Gregg Beslisle-Chi
Book of Hours
Investi d’une dimension spirituelle sensible à l’écoute de ses textures comme de son architecture, “Book of Hours”, le nouvel album du guitariste new-yorkais Gregg Belisle-Chi (sorti en mai chez Ears & Eye Records), fait entendre une musique qui tranche avec la production ambiante. Dans la mouvance de figures comme Bill Frisell ou Ben Monder, Gregg Belisle-Chi développe un langage profondément original, tant dans l’écriture musicale que dans l’expression instrumentale.
Pouvez-vous partager avec nous votre expérience musicale ? Comment avez-vous commencé à jouer de la guitare ?
J’ai commencé à jouer vers 12 ou 13 ans. Mon père avait une guitare Hohner rouge, de style strat, qui traînait dans un coin. Il est violoniste et il voulait que je joue du violoncelle. Mais j’étais beaucoup plus intéressé par le rock. J’ai écouté beaucoup de disques et j’essayais de jouer par-dessus. Puis j’ai pris des cours de guitare avec plusieurs professeurs dans la région. Un jour, je suis tombé sur un livre de solos de Charlie Christian et je m’y suis complètement perdu ! J’ai écouté un premier disque de Benny Goodman et j’y ai réfléchi toute la nuit. Ça m’est encore arrivé quand j’ai entendu Joe Pass pour la première fois. C’est ainsi que, pendant mes études secondaires, j’ai fait la transition vers l’apprentissage du jazz, autant que possible.
Quelles sont vos principales influences ?
Je ne peux pas dire que j’aie une influence majeure. J’essaie de diversifier mon écoute autant que possible. En ce moment, j’écoute beaucoup de Stravinsky. L’autre semaine, j’ai écouté toute la discographie de Devo. J’ai traversé une grande phase avec John Coltrane. Donc, ça change vraiment d’une semaine à l’autre, d’un mois à l’autre. Dans les guitaristes, j’adore Ben Monder, Bill Frisell, Blake Mills, Marc Ducret, David Torn, beaucoup de monde…
Quelles relations entretenez-vous avec certains d’entre eux, comme Bill Frisell ou Ben Monder ?
Bill est un ami que j’ai rencontré à Seattle il y a plusieurs années. Je jouais dans un groupe appelé Scrape, qui était un orchestre à cordes avec guitare, et Bill était un artiste invité. Nous avons donné plusieurs concerts ensemble et il est devenu pour moi un mentor ou un modèle. J’ai beaucoup appris de lui. Ben, je ne l’ai rencontré qu’en de rares occasions, mais je l’écoute depuis que j’ai 18 ans. J’ai entendu son album “Dust” quand j’étais au lycée et ça a changé ma vie. C’est drôle, mais Bill et Ben vivent pas très loin de chez moi, à Brooklyn.

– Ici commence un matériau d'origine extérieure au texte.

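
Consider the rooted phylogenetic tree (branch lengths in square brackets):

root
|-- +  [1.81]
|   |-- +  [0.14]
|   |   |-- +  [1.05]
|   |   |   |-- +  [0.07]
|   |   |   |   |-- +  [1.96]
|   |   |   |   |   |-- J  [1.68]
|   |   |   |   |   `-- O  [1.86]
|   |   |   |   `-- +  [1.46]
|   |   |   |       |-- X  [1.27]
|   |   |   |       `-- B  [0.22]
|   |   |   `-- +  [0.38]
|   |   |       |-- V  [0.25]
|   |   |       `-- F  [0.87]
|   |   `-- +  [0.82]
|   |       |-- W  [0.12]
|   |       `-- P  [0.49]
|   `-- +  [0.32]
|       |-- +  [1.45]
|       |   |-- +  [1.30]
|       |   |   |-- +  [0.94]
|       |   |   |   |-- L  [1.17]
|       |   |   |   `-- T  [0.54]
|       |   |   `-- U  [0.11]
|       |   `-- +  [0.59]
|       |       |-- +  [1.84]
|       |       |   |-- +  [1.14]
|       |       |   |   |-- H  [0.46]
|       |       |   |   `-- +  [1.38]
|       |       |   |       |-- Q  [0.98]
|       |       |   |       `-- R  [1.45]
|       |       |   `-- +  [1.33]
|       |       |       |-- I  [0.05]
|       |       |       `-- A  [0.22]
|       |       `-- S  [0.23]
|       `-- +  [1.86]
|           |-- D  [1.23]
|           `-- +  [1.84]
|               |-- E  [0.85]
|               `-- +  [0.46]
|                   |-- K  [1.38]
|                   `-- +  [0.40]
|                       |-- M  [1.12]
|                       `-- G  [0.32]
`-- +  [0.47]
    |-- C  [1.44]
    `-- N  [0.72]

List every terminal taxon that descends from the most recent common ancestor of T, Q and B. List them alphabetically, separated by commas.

Tracing T: it sits inside (L,T).
Tracing Q: it sits inside (Q,R).
Tracing B: it sits inside (X,B).
The smallest clade enclosing all 3 is (((((J,O),(X,B)),(V,F)),(W,P)),((((L,T),U),(((H,(Q,R)),(I,A)),S)),(D,(E,(K,(M,G)))))); the answer is its 22 terminal taxa in alphabetical order.

A, B, D, E, F, G, H, I, J, K, L, M, O, P, Q, R, S, T, U, V, W, X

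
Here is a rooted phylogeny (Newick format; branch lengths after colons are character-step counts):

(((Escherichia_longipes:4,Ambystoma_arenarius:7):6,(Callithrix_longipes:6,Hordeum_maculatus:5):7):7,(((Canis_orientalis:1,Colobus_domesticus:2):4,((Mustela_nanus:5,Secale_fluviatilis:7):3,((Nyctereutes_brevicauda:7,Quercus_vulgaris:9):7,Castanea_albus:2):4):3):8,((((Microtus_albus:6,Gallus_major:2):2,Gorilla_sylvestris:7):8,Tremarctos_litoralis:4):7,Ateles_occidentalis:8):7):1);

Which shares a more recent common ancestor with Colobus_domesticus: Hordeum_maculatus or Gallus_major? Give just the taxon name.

The MRCA of Colobus_domesticus and Gallus_major subtends (((Canis_orientalis,Colobus_domesticus),((Mustela_nanus,Secale_fluviatilis),((Nyctereutes_brevicauda,Quercus_vulgaris),Castanea_albus))),((((Microtus_albus,Gallus_major),Gorilla_sylvestris),Tremarctos_litoralis),Ateles_occidentalis)) (12 taxa).
The MRCA of Colobus_domesticus and Hordeum_maculatus is the root, subtending the entire tree (16 taxa).
The first is nested inside the second, so Colobus_domesticus shares a more recent common ancestor with Gallus_major.

Gallus_major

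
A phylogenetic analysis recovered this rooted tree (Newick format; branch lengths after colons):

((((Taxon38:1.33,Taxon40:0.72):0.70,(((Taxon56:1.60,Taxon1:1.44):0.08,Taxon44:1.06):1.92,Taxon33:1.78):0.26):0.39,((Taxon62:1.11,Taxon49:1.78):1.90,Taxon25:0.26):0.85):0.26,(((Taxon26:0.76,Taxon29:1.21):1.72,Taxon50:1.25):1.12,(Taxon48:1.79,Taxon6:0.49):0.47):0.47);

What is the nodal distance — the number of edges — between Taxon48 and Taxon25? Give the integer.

6

The MRCA of Taxon48 and Taxon25 is the root of the tree.
From Taxon48 up to that node: 3 branches. From Taxon25 up to the same node: 3 branches. Total: 3 + 3 = 6.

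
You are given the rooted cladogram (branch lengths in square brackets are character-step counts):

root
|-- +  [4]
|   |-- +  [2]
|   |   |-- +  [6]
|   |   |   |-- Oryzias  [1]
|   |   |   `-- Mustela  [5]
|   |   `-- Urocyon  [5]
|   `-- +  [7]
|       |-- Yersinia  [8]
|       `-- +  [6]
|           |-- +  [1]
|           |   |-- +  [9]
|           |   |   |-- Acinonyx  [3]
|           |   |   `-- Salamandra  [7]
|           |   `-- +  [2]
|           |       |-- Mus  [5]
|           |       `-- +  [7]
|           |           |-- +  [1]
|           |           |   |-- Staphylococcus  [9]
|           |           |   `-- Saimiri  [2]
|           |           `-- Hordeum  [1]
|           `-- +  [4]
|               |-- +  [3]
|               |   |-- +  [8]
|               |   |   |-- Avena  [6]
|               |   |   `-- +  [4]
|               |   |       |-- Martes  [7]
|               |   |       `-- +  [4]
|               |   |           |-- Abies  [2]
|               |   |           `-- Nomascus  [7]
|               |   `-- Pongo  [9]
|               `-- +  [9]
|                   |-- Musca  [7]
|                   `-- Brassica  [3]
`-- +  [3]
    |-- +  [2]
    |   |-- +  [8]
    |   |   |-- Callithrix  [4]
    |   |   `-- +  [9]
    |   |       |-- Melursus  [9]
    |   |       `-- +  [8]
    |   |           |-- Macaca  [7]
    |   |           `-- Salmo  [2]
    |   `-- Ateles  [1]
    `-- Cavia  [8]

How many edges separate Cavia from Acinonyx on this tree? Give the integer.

8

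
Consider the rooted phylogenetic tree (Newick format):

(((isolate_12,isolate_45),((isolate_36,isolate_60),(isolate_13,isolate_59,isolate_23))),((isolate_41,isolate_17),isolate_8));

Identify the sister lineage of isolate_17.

isolate_41

isolate_17 attaches to the tree at the node subtending (isolate_41,isolate_17).
The other lineage descending from that same node — the sister group — is the single tip isolate_41.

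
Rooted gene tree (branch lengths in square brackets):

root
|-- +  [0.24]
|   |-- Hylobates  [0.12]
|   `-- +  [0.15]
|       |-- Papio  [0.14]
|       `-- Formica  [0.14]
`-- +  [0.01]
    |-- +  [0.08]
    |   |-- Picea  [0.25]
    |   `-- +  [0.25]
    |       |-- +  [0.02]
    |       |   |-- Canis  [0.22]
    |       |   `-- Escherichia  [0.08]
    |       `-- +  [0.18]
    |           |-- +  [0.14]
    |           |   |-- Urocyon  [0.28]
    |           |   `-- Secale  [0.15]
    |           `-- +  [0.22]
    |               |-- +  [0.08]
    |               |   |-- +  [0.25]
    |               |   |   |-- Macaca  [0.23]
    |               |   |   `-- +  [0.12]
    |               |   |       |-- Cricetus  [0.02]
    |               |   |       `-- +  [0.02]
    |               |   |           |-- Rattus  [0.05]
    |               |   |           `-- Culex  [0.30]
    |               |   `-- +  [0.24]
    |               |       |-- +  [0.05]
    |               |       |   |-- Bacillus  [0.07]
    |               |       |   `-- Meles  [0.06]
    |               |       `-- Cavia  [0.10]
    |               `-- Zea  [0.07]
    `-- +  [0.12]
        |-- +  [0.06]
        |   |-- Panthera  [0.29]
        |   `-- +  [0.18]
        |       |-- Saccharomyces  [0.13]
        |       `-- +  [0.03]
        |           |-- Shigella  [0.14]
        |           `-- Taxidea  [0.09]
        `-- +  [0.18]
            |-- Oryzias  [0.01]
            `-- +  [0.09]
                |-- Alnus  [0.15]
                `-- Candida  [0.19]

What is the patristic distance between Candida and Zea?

The path runs Candida → … → MRCA → … → Zea; the MRCA is the node subtending ((Picea,((Canis,Escherichia),((Urocyon,Secale),(((Macaca,(Cricetus,(Rattus,Culex))),((Bacillus,Meles),Cavia)),Zea)))),((Panthera,(Saccharomyces,(Shigella,Taxidea))),(Oryzias,(Alnus,Candida)))).
Branch lengths along that path: 0.19 + 0.09 + 0.18 + 0.12 + 0.08 + 0.25 + 0.18 + 0.22 + 0.07 = 1.38.

1.38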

Dans votre dernier album, cette série de pièces, sous la forme d’une “Messe”, évoque une dimension spirituelle. En quoi cette dimension est-elle inséparable de votre musique ?
Je commencerai par dire que je ne me considère pas du tout comme une personne religieuse ou spirituelle, mais je reconnais que l’art est une chose profondément mystérieuse, qui est spirituelle par nature. En ce sens, je dirais que la spiritualité est inséparable de toute musique !
La musique enregistrée dans cet album, composée à l’origine pour orchestre de chambre de jazz, a été spécialement adaptée ici pour guitare, piano Wurlitzer, basse et batterie. Comment avez-vous travaillé avec vos partenaires ? Quelle part laissez-vous à l’interaction et à l’improvisation ?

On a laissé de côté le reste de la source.